9 Ocak 2019 Çarşamba

BURAK YILMAZ MESELESİ VE TFF-TBB İŞBİRLİĞİ

Uzun bir süredir yazamıyorum. Gerçi fark ettim ki son yıllarda buradaki pek çok yazım için benzer bir başlık yapmışım. 2009'dan bu yana minyatürkalemaç'a post girdiğim düşünülürse uzun aralardan sonra dahi buraya bir şeyler karalamak benim için değerli diye düşünüyorum.

Neyse değinmek istediğim iki meseleye geleyim: İlki Burak Yılmaz'ın Beşiktaş'a transferi ve Beşiktaş taraftarının tepkisi.

Burak, 2006 yılında bir wonderkid olarak sahneye çıktığında potansiyeli için konuşuluyordu. Keza dört büyüklerde iş yapabilecek bir kumaşa sahip olduğunu hemen gösterdi. Şenol Güneşli Trabzonspor ve Galatasaray performansları kendisini Avrupa'nın devleriyle bir araya getirecek diye çok beklemiştik. Oyuncunun sahip olduğu vizyon gereği yurtdışı deneyimini Çin'de gerçekleştirdi. 
Burak dönüşte ligimiz için hala elit futbolcu statüsündeydi ve tercihini Trabzonspor'dan yana kullandı. Ta ki maddi sorunlar ve Burak'ın takım içi disiplini zedeleyen hareketlerine kadar. Eski hocası Güneş forvet açığını kapatmak için her şeyi göze alarak kendisini isteyince işler değişti. Galatasaray günlerinde Burak'ın İnönü'de ceza sahası içinde kendisini atması ve penaltı kazandırması Beşiktaş taraftarının büyük tepkisini çekmişti. Doğru söylemek gerekirse tepkilerinde de haklıydılar. Ama pek tabii bu tepkinin ülkedeki -kendi kulüpleri de dahil olmak üzere- etik dışı tüm hareketlere karşı verilmesi gerektiğini düşündüğümden Burak'a yapılan itirazları ikircikli buldum. Etikdışı hareketleri her platformda eleştiren Beşiktaşlı arkadaşlarımı tenzi ediyorum tabii. 

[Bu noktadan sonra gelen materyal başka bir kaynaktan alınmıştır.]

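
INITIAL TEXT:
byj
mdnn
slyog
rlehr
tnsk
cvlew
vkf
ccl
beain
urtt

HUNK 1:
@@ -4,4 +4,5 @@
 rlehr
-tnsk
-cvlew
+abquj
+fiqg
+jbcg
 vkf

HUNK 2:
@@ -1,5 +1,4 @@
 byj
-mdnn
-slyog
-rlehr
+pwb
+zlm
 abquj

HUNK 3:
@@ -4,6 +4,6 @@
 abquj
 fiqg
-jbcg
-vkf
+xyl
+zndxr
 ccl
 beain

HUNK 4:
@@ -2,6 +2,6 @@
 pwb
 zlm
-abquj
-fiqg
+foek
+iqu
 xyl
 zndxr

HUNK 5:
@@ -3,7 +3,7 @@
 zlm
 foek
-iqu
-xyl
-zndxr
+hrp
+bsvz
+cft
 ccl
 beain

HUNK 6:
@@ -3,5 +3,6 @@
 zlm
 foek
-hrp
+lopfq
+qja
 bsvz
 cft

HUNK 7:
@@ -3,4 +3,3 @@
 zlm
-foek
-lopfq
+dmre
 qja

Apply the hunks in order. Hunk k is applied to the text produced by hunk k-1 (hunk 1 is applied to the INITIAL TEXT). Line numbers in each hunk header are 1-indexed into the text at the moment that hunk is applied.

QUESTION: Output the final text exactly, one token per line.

Answer: byj
pwb
zlm
dmre
qja
bsvz
cft
ccl
beain
urtt

Derivation:
Hunk 1: at line 4 remove [tnsk,cvlew] add [abquj,fiqg,jbcg] -> 11 lines: byj mdnn slyog rlehr abquj fiqg jbcg vkf ccl beain urtt
Hunk 2: at line 1 remove [mdnn,slyog,rlehr] add [pwb,zlm] -> 10 lines: byj pwb zlm abquj fiqg jbcg vkf ccl beain urtt
Hunk 3: at line 4 remove [jbcg,vkf] add [xyl,zndxr] -> 10 lines: byj pwb zlm abquj fiqg xyl zndxr ccl beain urtt
Hunk 4: at line 2 remove [abquj,fiqg] add [foek,iqu] -> 10 lines: byj pwb zlm foek iqu xyl zndxr ccl beain urtt
Hunk 5: at line 3 remove [iqu,xyl,zndxr] add [hrp,bsvz,cft] -> 10 lines: byj pwb zlm foek hrp bsvz cft ccl beain urtt
Hunk 6: at line 3 remove [hrp] add [lopfq,qja] -> 11 lines: byj pwb zlm foek lopfq qja bsvz cft ccl beain urtt
Hunk 7: at line 3 remove [foek,lopfq] add [dmre] -> 10 lines: byj pwb zlm dmre qja bsvz cft ccl beain urtt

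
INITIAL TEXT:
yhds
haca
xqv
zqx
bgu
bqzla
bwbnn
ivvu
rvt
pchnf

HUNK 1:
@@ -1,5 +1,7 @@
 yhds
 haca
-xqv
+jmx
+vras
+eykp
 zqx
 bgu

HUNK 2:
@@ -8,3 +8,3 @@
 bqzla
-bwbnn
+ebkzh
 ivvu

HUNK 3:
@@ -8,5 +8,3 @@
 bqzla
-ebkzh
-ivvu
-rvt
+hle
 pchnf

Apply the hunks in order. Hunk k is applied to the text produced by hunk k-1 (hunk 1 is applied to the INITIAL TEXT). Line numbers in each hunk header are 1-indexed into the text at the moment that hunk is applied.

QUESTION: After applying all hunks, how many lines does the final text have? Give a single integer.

Answer: 10

Derivation:
Hunk 1: at line 1 remove [xqv] add [jmx,vras,eykp] -> 12 lines: yhds haca jmx vras eykp zqx bgu bqzla bwbnn ivvu rvt pchnf
Hunk 2: at line 8 remove [bwbnn] add [ebkzh] -> 12 lines: yhds haca jmx vras eykp zqx bgu bqzla ebkzh ivvu rvt pchnf
Hunk 3: at line 8 remove [ebkzh,ivvu,rvt] add [hle] -> 10 lines: yhds haca jmx vras eykp zqx bgu bqzla hle pchnf
Final line count: 10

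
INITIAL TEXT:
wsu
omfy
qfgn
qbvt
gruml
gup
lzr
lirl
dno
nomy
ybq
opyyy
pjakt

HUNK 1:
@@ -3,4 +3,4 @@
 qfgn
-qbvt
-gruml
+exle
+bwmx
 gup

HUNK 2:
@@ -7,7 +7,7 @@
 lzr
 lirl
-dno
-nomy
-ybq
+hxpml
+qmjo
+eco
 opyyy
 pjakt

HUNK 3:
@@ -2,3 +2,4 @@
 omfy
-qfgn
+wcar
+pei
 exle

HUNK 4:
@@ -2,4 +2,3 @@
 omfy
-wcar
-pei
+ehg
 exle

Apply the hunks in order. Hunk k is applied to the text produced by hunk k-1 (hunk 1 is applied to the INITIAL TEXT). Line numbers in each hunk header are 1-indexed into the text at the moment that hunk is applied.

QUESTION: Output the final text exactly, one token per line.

Answer: wsu
omfy
ehg
exle
bwmx
gup
lzr
lirl
hxpml
qmjo
eco
opyyy
pjakt

Derivation:
Hunk 1: at line 3 remove [qbvt,gruml] add [exle,bwmx] -> 13 lines: wsu omfy qfgn exle bwmx gup lzr lirl dno nomy ybq opyyy pjakt
Hunk 2: at line 7 remove [dno,nomy,ybq] add [hxpml,qmjo,eco] -> 13 lines: wsu omfy qfgn exle bwmx gup lzr lirl hxpml qmjo eco opyyy pjakt
Hunk 3: at line 2 remove [qfgn] add [wcar,pei] -> 14 lines: wsu omfy wcar pei exle bwmx gup lzr lirl hxpml qmjo eco opyyy pjakt
Hunk 4: at line 2 remove [wcar,pei] add [ehg] -> 13 lines: wsu omfy ehg exle bwmx gup lzr lirl hxpml qmjo eco opyyy pjakt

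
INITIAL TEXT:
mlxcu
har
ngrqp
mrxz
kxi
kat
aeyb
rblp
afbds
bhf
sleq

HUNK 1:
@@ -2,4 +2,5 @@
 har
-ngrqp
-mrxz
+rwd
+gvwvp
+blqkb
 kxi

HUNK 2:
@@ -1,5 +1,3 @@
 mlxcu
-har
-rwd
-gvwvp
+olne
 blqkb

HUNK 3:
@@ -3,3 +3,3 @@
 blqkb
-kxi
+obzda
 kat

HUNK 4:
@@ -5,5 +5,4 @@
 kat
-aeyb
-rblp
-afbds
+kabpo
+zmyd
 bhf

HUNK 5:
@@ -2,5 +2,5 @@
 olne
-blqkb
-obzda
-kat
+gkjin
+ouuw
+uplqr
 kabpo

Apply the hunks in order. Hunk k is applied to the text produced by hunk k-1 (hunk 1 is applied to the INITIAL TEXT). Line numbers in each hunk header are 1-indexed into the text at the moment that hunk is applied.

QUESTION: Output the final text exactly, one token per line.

Hunk 1: at line 2 remove [ngrqp,mrxz] add [rwd,gvwvp,blqkb] -> 12 lines: mlxcu har rwd gvwvp blqkb kxi kat aeyb rblp afbds bhf sleq
Hunk 2: at line 1 remove [har,rwd,gvwvp] add [olne] -> 10 lines: mlxcu olne blqkb kxi kat aeyb rblp afbds bhf sleq
Hunk 3: at line 3 remove [kxi] add [obzda] -> 10 lines: mlxcu olne blqkb obzda kat aeyb rblp afbds bhf sleq
Hunk 4: at line 5 remove [aeyb,rblp,afbds] add [kabpo,zmyd] -> 9 lines: mlxcu olne blqkb obzda kat kabpo zmyd bhf sleq
Hunk 5: at line 2 remove [blqkb,obzda,kat] add [gkjin,ouuw,uplqr] -> 9 lines: mlxcu olne gkjin ouuw uplqr kabpo zmyd bhf sleq

Answer: mlxcu
olne
gkjin
ouuw
uplqr
kabpo
zmyd
bhf
sleq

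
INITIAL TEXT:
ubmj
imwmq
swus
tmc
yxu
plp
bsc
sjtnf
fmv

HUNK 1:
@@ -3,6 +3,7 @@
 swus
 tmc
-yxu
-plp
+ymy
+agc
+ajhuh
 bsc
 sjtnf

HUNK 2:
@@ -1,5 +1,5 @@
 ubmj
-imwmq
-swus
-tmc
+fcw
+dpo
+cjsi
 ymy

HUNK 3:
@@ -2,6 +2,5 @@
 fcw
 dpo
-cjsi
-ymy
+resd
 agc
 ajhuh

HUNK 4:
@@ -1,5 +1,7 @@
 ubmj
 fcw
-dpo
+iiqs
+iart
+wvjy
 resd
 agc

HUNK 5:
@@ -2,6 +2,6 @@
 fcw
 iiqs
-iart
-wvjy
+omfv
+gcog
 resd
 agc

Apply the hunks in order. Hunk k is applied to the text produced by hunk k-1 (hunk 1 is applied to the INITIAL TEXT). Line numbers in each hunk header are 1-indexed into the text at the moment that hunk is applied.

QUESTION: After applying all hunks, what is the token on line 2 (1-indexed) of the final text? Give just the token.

Hunk 1: at line 3 remove [yxu,plp] add [ymy,agc,ajhuh] -> 10 lines: ubmj imwmq swus tmc ymy agc ajhuh bsc sjtnf fmv
Hunk 2: at line 1 remove [imwmq,swus,tmc] add [fcw,dpo,cjsi] -> 10 lines: ubmj fcw dpo cjsi ymy agc ajhuh bsc sjtnf fmv
Hunk 3: at line 2 remove [cjsi,ymy] add [resd] -> 9 lines: ubmj fcw dpo resd agc ajhuh bsc sjtnf fmv
Hunk 4: at line 1 remove [dpo] add [iiqs,iart,wvjy] -> 11 lines: ubmj fcw iiqs iart wvjy resd agc ajhuh bsc sjtnf fmv
Hunk 5: at line 2 remove [iart,wvjy] add [omfv,gcog] -> 11 lines: ubmj fcw iiqs omfv gcog resd agc ajhuh bsc sjtnf fmv
Final line 2: fcw

Answer: fcw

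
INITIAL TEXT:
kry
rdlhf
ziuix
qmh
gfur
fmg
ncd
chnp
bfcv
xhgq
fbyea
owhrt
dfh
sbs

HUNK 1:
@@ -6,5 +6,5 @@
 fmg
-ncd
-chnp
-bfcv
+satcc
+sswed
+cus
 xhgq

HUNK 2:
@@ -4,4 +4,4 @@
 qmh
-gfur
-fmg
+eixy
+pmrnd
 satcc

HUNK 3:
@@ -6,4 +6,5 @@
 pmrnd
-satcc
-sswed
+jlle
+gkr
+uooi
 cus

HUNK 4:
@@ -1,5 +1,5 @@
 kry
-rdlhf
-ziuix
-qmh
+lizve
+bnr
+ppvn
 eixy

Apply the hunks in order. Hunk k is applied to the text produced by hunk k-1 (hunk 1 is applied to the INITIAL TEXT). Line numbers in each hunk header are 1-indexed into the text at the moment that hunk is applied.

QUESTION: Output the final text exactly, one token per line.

Hunk 1: at line 6 remove [ncd,chnp,bfcv] add [satcc,sswed,cus] -> 14 lines: kry rdlhf ziuix qmh gfur fmg satcc sswed cus xhgq fbyea owhrt dfh sbs
Hunk 2: at line 4 remove [gfur,fmg] add [eixy,pmrnd] -> 14 lines: kry rdlhf ziuix qmh eixy pmrnd satcc sswed cus xhgq fbyea owhrt dfh sbs
Hunk 3: at line 6 remove [satcc,sswed] add [jlle,gkr,uooi] -> 15 lines: kry rdlhf ziuix qmh eixy pmrnd jlle gkr uooi cus xhgq fbyea owhrt dfh sbs
Hunk 4: at line 1 remove [rdlhf,ziuix,qmh] add [lizve,bnr,ppvn] -> 15 lines: kry lizve bnr ppvn eixy pmrnd jlle gkr uooi cus xhgq fbyea owhrt dfh sbs

Answer: kry
lizve
bnr
ppvn
eixy
pmrnd
jlle
gkr
uooi
cus
xhgq
fbyea
owhrt
dfh
sbs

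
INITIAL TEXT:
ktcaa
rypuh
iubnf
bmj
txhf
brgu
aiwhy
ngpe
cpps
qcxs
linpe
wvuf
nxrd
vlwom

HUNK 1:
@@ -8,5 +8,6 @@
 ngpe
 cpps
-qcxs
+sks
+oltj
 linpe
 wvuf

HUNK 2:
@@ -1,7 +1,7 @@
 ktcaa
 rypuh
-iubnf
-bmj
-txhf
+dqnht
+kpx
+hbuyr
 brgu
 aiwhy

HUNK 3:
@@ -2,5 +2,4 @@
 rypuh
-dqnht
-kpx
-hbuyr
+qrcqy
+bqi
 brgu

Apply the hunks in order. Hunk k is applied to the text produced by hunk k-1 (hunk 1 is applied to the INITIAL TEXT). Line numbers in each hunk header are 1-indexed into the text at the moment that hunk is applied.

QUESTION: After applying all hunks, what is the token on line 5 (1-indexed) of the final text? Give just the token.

Answer: brgu

Derivation:
Hunk 1: at line 8 remove [qcxs] add [sks,oltj] -> 15 lines: ktcaa rypuh iubnf bmj txhf brgu aiwhy ngpe cpps sks oltj linpe wvuf nxrd vlwom
Hunk 2: at line 1 remove [iubnf,bmj,txhf] add [dqnht,kpx,hbuyr] -> 15 lines: ktcaa rypuh dqnht kpx hbuyr brgu aiwhy ngpe cpps sks oltj linpe wvuf nxrd vlwom
Hunk 3: at line 2 remove [dqnht,kpx,hbuyr] add [qrcqy,bqi] -> 14 lines: ktcaa rypuh qrcqy bqi brgu aiwhy ngpe cpps sks oltj linpe wvuf nxrd vlwom
Final line 5: brgu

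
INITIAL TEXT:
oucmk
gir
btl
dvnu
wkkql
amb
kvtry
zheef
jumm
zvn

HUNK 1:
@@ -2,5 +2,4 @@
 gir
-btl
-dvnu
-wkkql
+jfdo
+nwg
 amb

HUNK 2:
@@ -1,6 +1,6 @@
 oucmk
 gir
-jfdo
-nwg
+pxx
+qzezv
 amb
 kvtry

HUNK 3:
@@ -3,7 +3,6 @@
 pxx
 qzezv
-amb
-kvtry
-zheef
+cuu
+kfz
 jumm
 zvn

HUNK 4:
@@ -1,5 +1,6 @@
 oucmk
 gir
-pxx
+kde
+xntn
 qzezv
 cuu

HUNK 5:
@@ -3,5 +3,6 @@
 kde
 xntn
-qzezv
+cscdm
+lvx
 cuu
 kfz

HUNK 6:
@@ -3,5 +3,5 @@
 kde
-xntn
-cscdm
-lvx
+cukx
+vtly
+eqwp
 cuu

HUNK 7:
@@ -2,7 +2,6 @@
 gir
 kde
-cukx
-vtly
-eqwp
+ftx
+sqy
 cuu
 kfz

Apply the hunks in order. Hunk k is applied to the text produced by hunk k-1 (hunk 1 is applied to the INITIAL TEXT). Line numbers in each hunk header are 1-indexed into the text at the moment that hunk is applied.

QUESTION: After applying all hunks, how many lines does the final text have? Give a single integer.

Hunk 1: at line 2 remove [btl,dvnu,wkkql] add [jfdo,nwg] -> 9 lines: oucmk gir jfdo nwg amb kvtry zheef jumm zvn
Hunk 2: at line 1 remove [jfdo,nwg] add [pxx,qzezv] -> 9 lines: oucmk gir pxx qzezv amb kvtry zheef jumm zvn
Hunk 3: at line 3 remove [amb,kvtry,zheef] add [cuu,kfz] -> 8 lines: oucmk gir pxx qzezv cuu kfz jumm zvn
Hunk 4: at line 1 remove [pxx] add [kde,xntn] -> 9 lines: oucmk gir kde xntn qzezv cuu kfz jumm zvn
Hunk 5: at line 3 remove [qzezv] add [cscdm,lvx] -> 10 lines: oucmk gir kde xntn cscdm lvx cuu kfz jumm zvn
Hunk 6: at line 3 remove [xntn,cscdm,lvx] add [cukx,vtly,eqwp] -> 10 lines: oucmk gir kde cukx vtly eqwp cuu kfz jumm zvn
Hunk 7: at line 2 remove [cukx,vtly,eqwp] add [ftx,sqy] -> 9 lines: oucmk gir kde ftx sqy cuu kfz jumm zvn
Final line count: 9

Answer: 9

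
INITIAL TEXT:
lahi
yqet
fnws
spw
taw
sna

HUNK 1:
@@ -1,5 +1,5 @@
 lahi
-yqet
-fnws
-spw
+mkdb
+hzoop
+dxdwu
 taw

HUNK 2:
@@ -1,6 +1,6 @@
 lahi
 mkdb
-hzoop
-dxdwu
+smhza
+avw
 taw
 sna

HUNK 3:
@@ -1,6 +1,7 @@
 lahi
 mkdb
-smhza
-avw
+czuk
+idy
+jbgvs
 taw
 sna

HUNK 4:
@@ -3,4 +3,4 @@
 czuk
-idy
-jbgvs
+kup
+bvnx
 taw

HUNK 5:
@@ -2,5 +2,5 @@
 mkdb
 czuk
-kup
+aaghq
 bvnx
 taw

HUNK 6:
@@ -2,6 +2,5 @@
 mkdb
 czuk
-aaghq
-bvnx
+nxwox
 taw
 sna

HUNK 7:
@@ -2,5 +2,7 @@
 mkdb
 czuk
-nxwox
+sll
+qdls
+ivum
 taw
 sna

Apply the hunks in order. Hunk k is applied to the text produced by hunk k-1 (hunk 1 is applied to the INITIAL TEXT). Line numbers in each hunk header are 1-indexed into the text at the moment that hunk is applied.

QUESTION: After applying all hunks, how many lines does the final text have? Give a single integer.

Answer: 8

Derivation:
Hunk 1: at line 1 remove [yqet,fnws,spw] add [mkdb,hzoop,dxdwu] -> 6 lines: lahi mkdb hzoop dxdwu taw sna
Hunk 2: at line 1 remove [hzoop,dxdwu] add [smhza,avw] -> 6 lines: lahi mkdb smhza avw taw sna
Hunk 3: at line 1 remove [smhza,avw] add [czuk,idy,jbgvs] -> 7 lines: lahi mkdb czuk idy jbgvs taw sna
Hunk 4: at line 3 remove [idy,jbgvs] add [kup,bvnx] -> 7 lines: lahi mkdb czuk kup bvnx taw sna
Hunk 5: at line 2 remove [kup] add [aaghq] -> 7 lines: lahi mkdb czuk aaghq bvnx taw sna
Hunk 6: at line 2 remove [aaghq,bvnx] add [nxwox] -> 6 lines: lahi mkdb czuk nxwox taw sna
Hunk 7: at line 2 remove [nxwox] add [sll,qdls,ivum] -> 8 lines: lahi mkdb czuk sll qdls ivum taw sna
Final line count: 8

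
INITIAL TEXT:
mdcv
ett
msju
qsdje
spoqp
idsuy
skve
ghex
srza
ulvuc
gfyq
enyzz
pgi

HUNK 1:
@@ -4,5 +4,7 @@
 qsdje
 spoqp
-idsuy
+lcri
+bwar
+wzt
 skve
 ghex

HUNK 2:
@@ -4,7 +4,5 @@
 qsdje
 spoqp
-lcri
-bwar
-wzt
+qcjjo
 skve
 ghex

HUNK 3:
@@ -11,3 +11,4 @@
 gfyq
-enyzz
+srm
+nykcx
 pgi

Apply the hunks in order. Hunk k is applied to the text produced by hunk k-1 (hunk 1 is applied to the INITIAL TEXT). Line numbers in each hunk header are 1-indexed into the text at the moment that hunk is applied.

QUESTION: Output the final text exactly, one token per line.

Hunk 1: at line 4 remove [idsuy] add [lcri,bwar,wzt] -> 15 lines: mdcv ett msju qsdje spoqp lcri bwar wzt skve ghex srza ulvuc gfyq enyzz pgi
Hunk 2: at line 4 remove [lcri,bwar,wzt] add [qcjjo] -> 13 lines: mdcv ett msju qsdje spoqp qcjjo skve ghex srza ulvuc gfyq enyzz pgi
Hunk 3: at line 11 remove [enyzz] add [srm,nykcx] -> 14 lines: mdcv ett msju qsdje spoqp qcjjo skve ghex srza ulvuc gfyq srm nykcx pgi

Answer: mdcv
ett
msju
qsdje
spoqp
qcjjo
skve
ghex
srza
ulvuc
gfyq
srm
nykcx
pgi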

Sözün özü Burak son dönem ülke konjonktüründe yetişmiş ve futbol ortamımıza gayet uygun (!) bir futbolcudur. Her kulübümüzde bir ya da iki tane böyle sporcu mevcuttur. Keza kendisi muadilleriyle yarıştırmaya kalksak masum kalacak bir arkadaştır. Beşiktaş'ta psikolojisini koruyabilirse yarım sezonda büyük iş yapabilecek bir golcüdür. Neler yaşanacak göreceğiz ancak ben Beşiktaş adına olumlu bir transfer olarak görüyorum Burak'ı.


İkinci mevzu Süper Lig kulüplerinin büyük bir batakta oluşları. 4 büyük abileri bu batağın dibindeler tabii. Uğur Meleke'nin bugünkü yazısını inceleyenler görmüştür. ( ilgili yazı ) Borçlar on yıl içerisinde binli oranlarda artmış. Kulüpler borçların yalnızca faizlerini ödeyebilir durumdalar imiş. Büyük abiler ellerindeki bina, arazi ne varsa elden çıkardı zaten, satıp savacak da bir şey kalmadığına göre iflas bayrakları çekilmiş. TFF'nin başındaki zât Türkiye Bankalar Birliği Başkanı ile bir açıklama yaptı geçtiğimiz günlerde. Bu batağı kurutacaklarmış sözde. Kulüplerin borçları yapılandırılacakmış, kulüplerin harcamaları çeşitli hükümlerle kısıtlanacakmış. Bu  durum karşısında hadi Allah aşkına martaval okuma denir. Gerçi utanıp tükürdüğümü yalamak isterim tabii ama bana söyledikleri yaptırımları uygulayamayacaklarını hissettiren bir ortam var ülkede. Hayırlısı.